A simple, yet important, issue throughout the pandemic has been one of the lethality of COVID-19 cases. I will use a simple Case Fatality Rate (CFR) formula to show that the lethality of COVID-19 in the DC area is largely on-par with the national (i.e. United States) trend, with the DC area being better (i.e. lower) on the margins.

According to the CDC's "Principles of Epidemiology", CFR is "...the proportion of persons with a particular condition (cases) who die from that condition. It is a measure of the severity of the condition." The provided generic CFR formula is:

Number of cause-specific deaths among the incident cases divided by Total number of incident cases
× 10 n

















For this, I will use (on a day-by-day basis) COVID-19 fatalities (6,745) as the numerator, and COVID-19 cases (399,691) as the denominator:

6,745/399,691

Hence, as of 14 April 2021, CFR for the DC area was 1.6876%. By contrast the overall CFR for the United States was 1.80%. Even if we round the DC figure up to 1.69% for the purpose of consistency, that 0.11% difference accounts for 440 lives "saved" here in the DC area, compared to if the DC area had a CFR of 1.80%.

That said, the CFR for DC is still close enough to the national figure that I think we can consider it to be largely in-line with the national CFR, particularly in light of the CFR for other advanced countries (e.g. Japan at 1.85%, France at 1.94%, Canada at 2.16%, and Germany at 2.60%).














(From https://ourworldindata.org/mortality-risk-covid, using data from the JHU COVID-19 data project)

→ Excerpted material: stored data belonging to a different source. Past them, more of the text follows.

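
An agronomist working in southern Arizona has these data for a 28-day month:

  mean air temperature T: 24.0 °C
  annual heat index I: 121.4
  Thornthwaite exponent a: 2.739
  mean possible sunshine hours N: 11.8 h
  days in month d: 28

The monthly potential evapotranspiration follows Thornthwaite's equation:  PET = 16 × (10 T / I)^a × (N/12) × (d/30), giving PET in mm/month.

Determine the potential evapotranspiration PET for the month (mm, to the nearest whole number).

95 mm

10T/I = 10 × 24.0 / 121.4 = 1.9769
(10T/I)^a = 1.9769^2.739 = 6.4670
Uncorrected PET = 16 × 6.4670 = 103.472 mm
Correction = (N/12)(d/30) = (11.8/12)(28/30) = 0.9178
PET = 103.472 × 0.9178 = 94.967 mm/month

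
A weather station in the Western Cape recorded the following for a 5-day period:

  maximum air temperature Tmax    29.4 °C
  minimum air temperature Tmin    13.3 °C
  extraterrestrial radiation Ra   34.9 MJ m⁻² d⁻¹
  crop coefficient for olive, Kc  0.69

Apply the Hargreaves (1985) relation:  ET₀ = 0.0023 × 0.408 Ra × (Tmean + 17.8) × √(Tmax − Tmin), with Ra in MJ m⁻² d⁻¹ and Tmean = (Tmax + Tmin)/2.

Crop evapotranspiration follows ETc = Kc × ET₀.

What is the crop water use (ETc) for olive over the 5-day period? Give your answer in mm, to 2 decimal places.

17.75 mm

Tmean = (29.4 + 13.3)/2 = 21.35 °C
0.408 Ra = 0.408 × 34.9 = 14.2392 mm/d equivalent
ET₀ = 0.0023 × 14.2392 × (21.35 + 17.8) × √16.1 = 0.0023 × 14.2392 × 39.15 × 4.0125 = 5.1447 mm/d
ETc = Kc × ET₀ = 0.69 × 5.1447 = 3.5498 mm/d
Over 5 days: 3.5498 × 5 = 17.749 mm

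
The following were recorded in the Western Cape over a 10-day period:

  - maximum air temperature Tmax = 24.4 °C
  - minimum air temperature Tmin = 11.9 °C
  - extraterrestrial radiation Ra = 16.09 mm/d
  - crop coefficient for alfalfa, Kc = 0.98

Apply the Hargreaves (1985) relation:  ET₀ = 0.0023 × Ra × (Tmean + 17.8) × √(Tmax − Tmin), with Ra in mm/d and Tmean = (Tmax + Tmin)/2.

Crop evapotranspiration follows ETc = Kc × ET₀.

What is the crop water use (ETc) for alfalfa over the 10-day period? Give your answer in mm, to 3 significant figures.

46.1 mm

Tmean = (24.4 + 11.9)/2 = 18.15 °C
ET₀ = 0.0023 × 16.09 × (18.15 + 17.8) × √12.5 = 0.0023 × 16.09 × 35.95 × 3.5355 = 4.7036 mm/d
ETc = Kc × ET₀ = 0.98 × 4.7036 = 4.6095 mm/d
Over 10 days: 4.6095 × 10 = 46.095 mm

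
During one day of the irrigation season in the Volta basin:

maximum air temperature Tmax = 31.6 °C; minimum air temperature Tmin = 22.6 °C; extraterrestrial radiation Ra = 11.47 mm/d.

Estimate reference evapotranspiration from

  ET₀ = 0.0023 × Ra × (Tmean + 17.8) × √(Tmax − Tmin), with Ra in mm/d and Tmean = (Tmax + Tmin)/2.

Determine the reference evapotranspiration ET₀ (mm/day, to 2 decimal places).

3.55 mm/day

Tmean = (31.6 + 22.6)/2 = 27.10 °C
ET₀ = 0.0023 × 11.47 × (27.10 + 17.8) × √9.0 = 0.0023 × 11.47 × 44.90 × 3.0000 = 3.5535 mm/d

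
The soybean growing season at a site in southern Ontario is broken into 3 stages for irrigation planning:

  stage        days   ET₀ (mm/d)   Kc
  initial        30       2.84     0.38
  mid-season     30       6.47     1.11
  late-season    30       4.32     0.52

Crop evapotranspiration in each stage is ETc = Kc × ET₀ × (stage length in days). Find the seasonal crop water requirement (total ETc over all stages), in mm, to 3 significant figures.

315 mm

initial: 0.38 × 2.84 × 30 = 32.38 mm
mid-season: 1.11 × 6.47 × 30 = 215.45 mm
late-season: 0.52 × 4.32 × 30 = 67.39 mm
Seasonal total = 315.22 mm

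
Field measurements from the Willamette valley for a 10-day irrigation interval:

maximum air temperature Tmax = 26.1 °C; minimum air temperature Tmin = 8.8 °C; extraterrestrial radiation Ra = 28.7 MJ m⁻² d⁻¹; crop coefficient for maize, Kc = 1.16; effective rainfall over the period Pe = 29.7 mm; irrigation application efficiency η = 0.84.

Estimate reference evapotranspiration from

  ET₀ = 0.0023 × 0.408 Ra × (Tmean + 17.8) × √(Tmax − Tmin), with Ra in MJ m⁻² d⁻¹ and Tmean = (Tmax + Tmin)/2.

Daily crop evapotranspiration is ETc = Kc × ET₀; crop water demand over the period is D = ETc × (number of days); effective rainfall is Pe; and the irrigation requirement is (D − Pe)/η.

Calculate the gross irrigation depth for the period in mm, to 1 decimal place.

Tmean = (26.1 + 8.8)/2 = 17.45 °C
0.408 Ra = 0.408 × 28.7 = 11.7096 mm/d equivalent
ET₀ = 0.0023 × 11.7096 × (17.45 + 17.8) × √17.3 = 0.0023 × 11.7096 × 35.25 × 4.1593 = 3.9487 mm/d
ETc = Kc × ET₀ = 1.16 × 3.9487 = 4.5805 mm/d
Crop demand D = ETc × 10 d = 4.5805 × 10 = 45.805 mm
D − Pe = 45.805 − 29.7 = 16.105 mm
Gross irrigation = 16.105 / 0.84 = 19.173 mm

19.2 mm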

As far as long-term trends go, the DC area matched the US as a whole in that CFR peaked in May 2020 before effectively leveling-off in January 2021, although the peak DC-area peaked at 4.38%, with a national-level peak at 6.26% (curiously, within two days of each other...13 May for the DC area and 15 May for the US).

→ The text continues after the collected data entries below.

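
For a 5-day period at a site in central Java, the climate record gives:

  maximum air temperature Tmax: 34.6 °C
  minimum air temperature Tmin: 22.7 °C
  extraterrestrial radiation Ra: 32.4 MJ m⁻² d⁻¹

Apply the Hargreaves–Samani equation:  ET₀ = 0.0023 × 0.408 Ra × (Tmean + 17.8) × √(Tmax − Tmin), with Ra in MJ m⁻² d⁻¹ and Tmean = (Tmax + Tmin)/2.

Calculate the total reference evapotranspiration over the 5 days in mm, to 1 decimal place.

Tmean = (34.6 + 22.7)/2 = 28.65 °C
0.408 Ra = 0.408 × 32.4 = 13.2192 mm/d equivalent
ET₀ = 0.0023 × 13.2192 × (28.65 + 17.8) × √11.9 = 0.0023 × 13.2192 × 46.45 × 3.4496 = 4.8718 mm/d
Over 5 days: 4.8718 × 5 = 24.359 mm

24.4 mm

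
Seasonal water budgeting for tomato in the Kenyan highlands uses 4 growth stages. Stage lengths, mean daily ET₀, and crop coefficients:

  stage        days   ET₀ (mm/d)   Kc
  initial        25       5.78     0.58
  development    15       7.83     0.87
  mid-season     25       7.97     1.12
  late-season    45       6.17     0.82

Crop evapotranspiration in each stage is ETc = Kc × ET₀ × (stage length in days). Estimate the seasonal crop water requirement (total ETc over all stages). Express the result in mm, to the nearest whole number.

637 mm

initial: 0.58 × 5.78 × 25 = 83.81 mm
development: 0.87 × 7.83 × 15 = 102.18 mm
mid-season: 1.12 × 7.97 × 25 = 223.16 mm
late-season: 0.82 × 6.17 × 45 = 227.67 mm
Seasonal total = 636.82 mm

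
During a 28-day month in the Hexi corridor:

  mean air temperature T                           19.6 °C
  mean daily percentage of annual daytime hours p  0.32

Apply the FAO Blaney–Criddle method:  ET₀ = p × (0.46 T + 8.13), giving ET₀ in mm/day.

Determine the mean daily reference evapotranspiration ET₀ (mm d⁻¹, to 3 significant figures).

5.49 mm d⁻¹

ET₀ = 0.32 × (0.46 × 19.6 + 8.13) = 0.32 × 17.146 = 5.4867 mm/d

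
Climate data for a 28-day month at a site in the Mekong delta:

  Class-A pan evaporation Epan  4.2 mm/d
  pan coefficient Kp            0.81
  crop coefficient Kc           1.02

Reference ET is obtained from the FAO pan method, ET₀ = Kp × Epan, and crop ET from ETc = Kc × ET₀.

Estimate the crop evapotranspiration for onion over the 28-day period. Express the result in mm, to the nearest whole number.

ET₀ = 0.81 × 4.2 = 3.4020 mm/d
ETc = Kc × ET₀ = 1.02 × 3.4020 = 3.4700 mm/d
Over 28 days: 3.4700 × 28 = 97.160 mm

97 mm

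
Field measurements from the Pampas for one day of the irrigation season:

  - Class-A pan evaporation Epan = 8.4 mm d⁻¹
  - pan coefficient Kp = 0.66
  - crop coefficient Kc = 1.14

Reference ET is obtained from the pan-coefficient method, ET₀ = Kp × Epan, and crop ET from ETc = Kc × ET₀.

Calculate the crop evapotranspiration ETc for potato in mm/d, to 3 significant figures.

ET₀ = 0.66 × 8.4 = 5.5440 mm/d
ETc = Kc × ET₀ = 1.14 × 5.5440 = 6.3202 mm/d

6.32 mm/d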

(From https://ourworldindata.org/mortality-risk-covid, using data from the JHU COVID-19 data project)


There are plenty of factors that I cannot investigate in my personal capacity, such as stratified demographics (e.g. age groups), the effect of evolving medical treatment, and also more recently, the effect of vaccines.

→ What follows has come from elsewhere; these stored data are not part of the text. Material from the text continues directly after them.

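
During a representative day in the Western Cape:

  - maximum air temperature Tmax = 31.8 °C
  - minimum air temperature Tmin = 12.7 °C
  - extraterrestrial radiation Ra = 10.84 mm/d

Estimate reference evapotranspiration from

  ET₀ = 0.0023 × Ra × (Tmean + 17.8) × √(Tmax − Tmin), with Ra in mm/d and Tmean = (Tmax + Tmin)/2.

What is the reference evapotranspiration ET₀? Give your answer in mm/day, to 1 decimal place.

4.4 mm/day

Tmean = (31.8 + 12.7)/2 = 22.25 °C
ET₀ = 0.0023 × 10.84 × (22.25 + 17.8) × √19.1 = 0.0023 × 10.84 × 40.05 × 4.3704 = 4.3640 mm/d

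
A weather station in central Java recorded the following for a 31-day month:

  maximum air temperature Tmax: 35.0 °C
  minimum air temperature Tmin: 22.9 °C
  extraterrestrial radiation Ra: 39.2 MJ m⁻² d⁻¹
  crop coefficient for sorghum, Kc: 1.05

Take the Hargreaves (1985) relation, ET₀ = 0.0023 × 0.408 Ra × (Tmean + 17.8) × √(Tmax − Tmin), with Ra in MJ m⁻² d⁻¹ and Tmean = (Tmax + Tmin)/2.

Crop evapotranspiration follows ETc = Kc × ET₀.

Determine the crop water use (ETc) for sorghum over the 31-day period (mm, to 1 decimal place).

194.7 mm

Tmean = (35.0 + 22.9)/2 = 28.95 °C
0.408 Ra = 0.408 × 39.2 = 15.9936 mm/d equivalent
ET₀ = 0.0023 × 15.9936 × (28.95 + 17.8) × √12.1 = 0.0023 × 15.9936 × 46.75 × 3.4785 = 5.9820 mm/d
ETc = Kc × ET₀ = 1.05 × 5.9820 = 6.2811 mm/d
Over 31 days: 6.2811 × 31 = 194.714 mm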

What is pretty clear is that the DC-area generally follows the national trend in CFR.

Comments

  1. Seems like a useful metric for comparison purposes. However, I don't understand the "10 to the n" factor is the formula. Is this because deaths are typically reported per thousand or million?

    ReplyDelete
    Replies
    1. I believe that may be so. I will admit that I omitted that element of the function.